あなたは私の記憶 佐々木礫
あなたは私の記憶。
あなたは私の感傷。
ある晴れた日の雪国の草原。
空白の思い出と、白い腹、汚れた爪を持っている、あなたは痩せた狼。
太陽光の道の中、舞い落ちる影がちらついて、
何かと思い見ていると、鼻先に何やら尖ったものが降って来た。
臆病なあなたは驚きのままに、地に落ちたそれを引き裂いて、噛み千切る。
血肉よりもっと、命と価値と無味乾燥とが入り混じる独特の味に、強固な心臓がひどく痛んだ。
その耐え難い痛みに、
ひとりでに溢れた涙を飲んで、
見上げた青空の中に翼を広げる。
艶のある茶色の羽毛、力強い羽ばたきを持っている、あなたは大きな渡り烏。
水平線の湾曲を眺めるのと同じ瞳で、
小さな獲物の、些細な動向を捉える。
時期が来れば、海の向こうの、遠く離れた大陸へ向かう。
あなたが隠した昔の宝物を探しに飛び立つ。
旅の道中、
深い夜空の奥の方を、少年の目で覗き込み、その宝物の断片を見る。
白く小さな肩、口元に伸びる横髪。
その滑らかな肌の弾力と薄い唇の赤味。
お菓子の箱の中に入った彼女からの手紙、
それを読んだ後には、
はしゃいで夜道を駆け回った。
蝉の鳴く夏が訪れる前夜、
彼女の手があなたの首に触れた日、
「冷たいね」と言う彼女の揺れる瞳。
そこに吹く夜風。
あの後あなたは、
彼女の手紙で紙飛行機を折って、
いつか餓えた狼の鼻先へ、
広い海を越えて届くように、
連想の気流を整えてくれた。
あなたの感傷、「いつか忘れる」という確信を、あなたは文字の断片として手帳に刻んだ。
私はあなたの記録。
――私は白い狼、ひとりでに涙し忘れることを願いながら苦しむ。

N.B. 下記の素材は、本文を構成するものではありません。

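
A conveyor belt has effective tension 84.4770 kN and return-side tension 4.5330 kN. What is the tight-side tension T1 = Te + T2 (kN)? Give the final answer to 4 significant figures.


T1 = Te + T2 = 84.4770 + 4.5330
T1 = 89.01 kN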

彼女と長くは居られないだろう。なぜなら私は渡り鳥。私はきっと遠くへ行く。彼女とここには居られない...――
迸る愛を語るよりずっと大事なことを、あなたは知っていた。
生成される記憶と、
古びた記録の循環にあって、
私はあなたを決して忘れず、
あなたは私の痛みを思い続ける。